Ensuite, le fondeur a appliqué cette même loi aux circuits intégrés, et la première puce 4004 qu'Intel a livrée en 1971 contenait 2300 transistors. Comparativement, les dernières puces d'Intel contiennent des milliards de transistors, elles sont 3500 fois plus rapides et 90 000 fois plus performantes. Depuis, la loi de Moore a été suffisamment souple pour s’adapter aux changements de l'informatique. « Dans les années 1990, elle a permis de multiplier la performance des machines, et, dans la dernière décennie, elle a permis de réduire leur consommation d'énergie », a déclaré Mark Bohr, senior fellow chez Intel.

Vers un abandon certain de la loi de Moore

« Aujourd’hui, les performances des ordinateurs portables et des smarphones sont équivalentes à celle des machines desktop que nous avions il y a 15 ans », a-t-il ajouté. La loi de Moore continue à servir de principe directeur pour le développement des dispositifs portables, des dispositifs de l’Internet des Objets et même des robots qui peuvent reconnaître des objets et prendre des décisions. « Elle sert également de référence pour divers produits - voitures, appareils de santé, appareils ménagers - qui dépendent davantage des circuits intégrés pour fonctionner », a encore déclaré Mark Bohr. Mais les ingénieurs conviennent que la loi de Moore pourrait vivre ses dernières années à mesure que l’on se rapproche de l'échelle atomique, et même Intel a du mal à tenir le rythme. Gordon Moore a lui-même revisité la loi de Moore au cours des 50 dernières années et à plusieurs reprises il a émis des doutes sur sa longévité. Dans une récente interview à IEEE Spectrum, il a dit qu’il devenait « de plus en plus difficile de coller à la loi ». Le principe qui pousse à fabriquer des puces toujours plus petites et toujours plus rapides est également en train de montrer des faiblesses. Les usines de pointe coûtent plus cher, et les gains apportés par les nouvelles puces sont moins importants. Certains outils comme la lithographie EUV (ultraviolet extrême), qui servent à reproduire les circuits sur des substrats, permettraient de réduire encore plus la taille des puces, mais cette technologie n’est pas encore disponible.

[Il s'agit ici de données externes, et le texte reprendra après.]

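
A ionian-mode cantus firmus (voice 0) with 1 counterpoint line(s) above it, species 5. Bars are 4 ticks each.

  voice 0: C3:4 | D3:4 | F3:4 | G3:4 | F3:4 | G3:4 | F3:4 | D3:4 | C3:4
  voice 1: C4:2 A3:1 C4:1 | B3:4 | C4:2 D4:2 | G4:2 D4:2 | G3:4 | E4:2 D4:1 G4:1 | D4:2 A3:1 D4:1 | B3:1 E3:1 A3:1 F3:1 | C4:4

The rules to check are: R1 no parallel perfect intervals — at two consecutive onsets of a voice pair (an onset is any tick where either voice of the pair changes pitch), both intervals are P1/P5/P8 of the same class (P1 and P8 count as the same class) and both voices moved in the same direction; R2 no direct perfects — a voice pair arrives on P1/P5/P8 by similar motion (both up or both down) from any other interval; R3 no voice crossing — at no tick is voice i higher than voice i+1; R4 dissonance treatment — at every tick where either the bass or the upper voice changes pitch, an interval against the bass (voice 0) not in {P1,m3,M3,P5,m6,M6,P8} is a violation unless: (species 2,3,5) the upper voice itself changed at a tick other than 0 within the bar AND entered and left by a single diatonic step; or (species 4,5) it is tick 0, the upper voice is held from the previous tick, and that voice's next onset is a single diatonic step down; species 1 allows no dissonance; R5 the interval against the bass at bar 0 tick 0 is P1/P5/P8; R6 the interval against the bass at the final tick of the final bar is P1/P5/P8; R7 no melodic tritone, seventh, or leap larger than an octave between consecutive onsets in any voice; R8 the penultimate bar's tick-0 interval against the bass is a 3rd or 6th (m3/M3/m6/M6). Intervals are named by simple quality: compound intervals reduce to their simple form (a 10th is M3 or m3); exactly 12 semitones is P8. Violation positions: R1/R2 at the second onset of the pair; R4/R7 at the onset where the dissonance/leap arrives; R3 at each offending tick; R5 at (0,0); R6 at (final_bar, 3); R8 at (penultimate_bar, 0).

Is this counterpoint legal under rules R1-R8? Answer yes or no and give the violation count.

bar 0: v0=C3 v1=C4 (P8)
bar 1: v0=D3 v1=B3 (M6)
bar 2: v0=F3 v1=C4 (P5)
bar 3: v0=G3 v1=G4 (P8)
bar 4: v0=F3 v1=G3 (M2)
bar 5: v0=G3 v1=E4 (M6)
bar 6: v0=F3 v1=D4 (M6)
bar 7: v0=D3 v1=B3 (M6)
bar 8: v0=C3 v1=C4 (P8)
  R2 @ bar2.0: D3/B3 M6 -> F3/C4 P5 similar
  R2 @ bar3.0: F3/D4 M6 -> G3/G4 P8 similar
  R4 @ bar4.0: F3/G3 M2 untreated
  R4 @ bar7.1: D3/E3 M2 untreated

No (4 violations)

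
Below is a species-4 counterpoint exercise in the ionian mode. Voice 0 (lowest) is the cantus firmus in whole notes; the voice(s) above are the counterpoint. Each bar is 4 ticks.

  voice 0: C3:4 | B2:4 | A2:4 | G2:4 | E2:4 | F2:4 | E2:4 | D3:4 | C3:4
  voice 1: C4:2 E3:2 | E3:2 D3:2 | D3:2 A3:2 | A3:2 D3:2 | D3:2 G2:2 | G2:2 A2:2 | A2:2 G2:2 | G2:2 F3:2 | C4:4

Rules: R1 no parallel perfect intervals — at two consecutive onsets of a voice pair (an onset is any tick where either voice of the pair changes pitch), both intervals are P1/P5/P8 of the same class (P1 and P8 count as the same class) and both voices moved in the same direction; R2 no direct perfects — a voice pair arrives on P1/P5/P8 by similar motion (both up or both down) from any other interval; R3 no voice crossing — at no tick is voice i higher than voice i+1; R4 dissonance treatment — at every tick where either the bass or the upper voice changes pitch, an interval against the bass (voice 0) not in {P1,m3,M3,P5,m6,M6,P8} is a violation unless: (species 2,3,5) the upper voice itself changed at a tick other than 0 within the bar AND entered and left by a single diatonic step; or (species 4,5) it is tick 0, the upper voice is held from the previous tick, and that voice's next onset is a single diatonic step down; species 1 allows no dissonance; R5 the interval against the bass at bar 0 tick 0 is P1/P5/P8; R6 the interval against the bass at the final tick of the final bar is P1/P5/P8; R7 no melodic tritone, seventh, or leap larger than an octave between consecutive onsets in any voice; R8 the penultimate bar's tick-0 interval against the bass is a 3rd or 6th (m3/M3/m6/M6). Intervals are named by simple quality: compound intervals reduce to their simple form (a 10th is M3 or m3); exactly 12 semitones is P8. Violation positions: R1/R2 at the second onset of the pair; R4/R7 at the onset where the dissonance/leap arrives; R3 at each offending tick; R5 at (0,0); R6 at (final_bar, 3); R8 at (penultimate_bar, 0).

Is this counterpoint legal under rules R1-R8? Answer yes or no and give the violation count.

bar 0: v0=C3 v1=C4 (P8)
bar 1: v0=B2 v1=E3 (P4)
bar 2: v0=A2 v1=D3 (P4)
bar 3: v0=G2 v1=A3 (M2)
bar 4: v0=E2 v1=D3 (m7)
bar 5: v0=F2 v1=G2 (M2)
bar 6: v0=E2 v1=A2 (P4)
bar 7: v0=D3 v1=G2 (P5)
bar 8: v0=C3 v1=C4 (P8)
  R4 @ bar2.0: A2/D3 P4 untreated
  R4 @ bar3.0: G2/A3 M2 untreated
  R4 @ bar4.0: E2/D3 m7 untreated
  R4 @ bar5.0: F2/G2 M2 untreated
  R3 @ bar7.0: D3 above G2
  R7 @ bar7.0: E2->D3 leap 10st
  R8 @ bar7.0: penult P5 not 3rd/6th
  R3 @ bar7.1: D3 above G2
  R7 @ bar7.2: G2->F3 leap 10st

No (9 violations)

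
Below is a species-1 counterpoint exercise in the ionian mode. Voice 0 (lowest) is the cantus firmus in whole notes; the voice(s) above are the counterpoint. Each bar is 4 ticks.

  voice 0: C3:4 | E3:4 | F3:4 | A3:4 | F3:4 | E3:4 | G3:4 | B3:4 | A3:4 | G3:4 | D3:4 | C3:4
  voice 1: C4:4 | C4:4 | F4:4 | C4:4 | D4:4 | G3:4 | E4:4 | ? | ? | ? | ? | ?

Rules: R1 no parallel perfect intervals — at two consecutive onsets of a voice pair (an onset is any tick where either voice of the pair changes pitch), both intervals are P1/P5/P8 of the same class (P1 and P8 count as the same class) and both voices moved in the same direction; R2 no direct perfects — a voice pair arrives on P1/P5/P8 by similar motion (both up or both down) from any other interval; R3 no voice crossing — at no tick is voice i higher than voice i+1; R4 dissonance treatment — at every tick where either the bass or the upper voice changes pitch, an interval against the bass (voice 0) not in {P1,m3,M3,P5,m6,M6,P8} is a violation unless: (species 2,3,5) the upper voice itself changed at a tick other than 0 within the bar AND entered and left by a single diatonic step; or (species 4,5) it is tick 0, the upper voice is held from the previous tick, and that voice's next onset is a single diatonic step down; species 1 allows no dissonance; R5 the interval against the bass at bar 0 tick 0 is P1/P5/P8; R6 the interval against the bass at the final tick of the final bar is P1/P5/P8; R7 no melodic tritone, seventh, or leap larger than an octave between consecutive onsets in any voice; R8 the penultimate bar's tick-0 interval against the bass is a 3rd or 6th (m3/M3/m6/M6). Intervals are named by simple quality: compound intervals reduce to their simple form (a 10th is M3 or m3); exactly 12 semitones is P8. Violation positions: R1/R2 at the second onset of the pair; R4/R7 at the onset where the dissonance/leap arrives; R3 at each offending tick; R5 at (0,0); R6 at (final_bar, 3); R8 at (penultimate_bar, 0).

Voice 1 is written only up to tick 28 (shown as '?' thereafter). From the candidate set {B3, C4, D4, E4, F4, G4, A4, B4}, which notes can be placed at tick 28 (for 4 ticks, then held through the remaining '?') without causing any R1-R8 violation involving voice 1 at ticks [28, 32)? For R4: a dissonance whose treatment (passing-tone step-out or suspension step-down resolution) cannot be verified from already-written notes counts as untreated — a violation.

B3: legal
C4: violates R4
D4: legal
E4: violates R4
F4: violates R4
G4: legal
A4: violates R4
B4: violates R2

{B3, D4, G4}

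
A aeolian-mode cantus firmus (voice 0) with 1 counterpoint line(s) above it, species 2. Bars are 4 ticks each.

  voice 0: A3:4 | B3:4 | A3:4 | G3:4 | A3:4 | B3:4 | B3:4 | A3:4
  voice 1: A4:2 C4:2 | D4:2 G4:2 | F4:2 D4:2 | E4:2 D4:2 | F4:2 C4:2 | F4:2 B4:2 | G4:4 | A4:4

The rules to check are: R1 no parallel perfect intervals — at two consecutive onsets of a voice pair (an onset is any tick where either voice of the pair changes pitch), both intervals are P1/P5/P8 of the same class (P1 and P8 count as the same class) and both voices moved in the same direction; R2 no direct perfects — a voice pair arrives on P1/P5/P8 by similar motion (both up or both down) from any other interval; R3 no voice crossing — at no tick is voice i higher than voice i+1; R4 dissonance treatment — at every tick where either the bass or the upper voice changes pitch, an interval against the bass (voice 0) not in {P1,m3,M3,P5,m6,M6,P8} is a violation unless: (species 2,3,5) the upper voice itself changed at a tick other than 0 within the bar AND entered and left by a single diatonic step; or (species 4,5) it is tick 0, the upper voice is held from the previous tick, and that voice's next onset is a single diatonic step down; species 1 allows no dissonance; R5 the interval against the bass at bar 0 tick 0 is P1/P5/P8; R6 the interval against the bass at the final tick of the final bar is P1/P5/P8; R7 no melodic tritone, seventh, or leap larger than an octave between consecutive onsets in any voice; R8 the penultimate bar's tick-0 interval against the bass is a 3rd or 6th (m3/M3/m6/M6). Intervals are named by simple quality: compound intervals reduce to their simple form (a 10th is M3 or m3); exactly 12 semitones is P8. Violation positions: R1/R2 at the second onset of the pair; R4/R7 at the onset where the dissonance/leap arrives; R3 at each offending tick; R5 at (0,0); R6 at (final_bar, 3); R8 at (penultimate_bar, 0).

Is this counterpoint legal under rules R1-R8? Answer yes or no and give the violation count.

No (3 violations)

bar 0: v0=A3 v1=A4 (P8)
bar 1: v0=B3 v1=D4 (m3)
bar 2: v0=A3 v1=F4 (m6)
bar 3: v0=G3 v1=E4 (M6)
bar 4: v0=A3 v1=F4 (m6)
bar 5: v0=B3 v1=F4 (TT)
bar 6: v0=B3 v1=G4 (m6)
bar 7: v0=A3 v1=A4 (P8)
  R4 @ bar2.2: A3/D4 P4 untreated
  R4 @ bar5.0: B3/F4 TT untreated
  R7 @ bar5.2: F4->B4 leap 6st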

Les experts ne peuvent pas dire aujourd’hui pendant combien de temps la loi de Moore pourra encore tenir, mais elle finira par être abandonnée parce que l’objectif qui consiste à produire des puces toujours plus petites n’aura plus de sens, ni physique, ni économique. Néanmoins, selon Jim McGregor, analyste principal chez Tirias Research, « la loi de Moore perdurera comme modèle pour faire baisser le prix des composants et proposer des appareils et des ordinateurs moins chers ».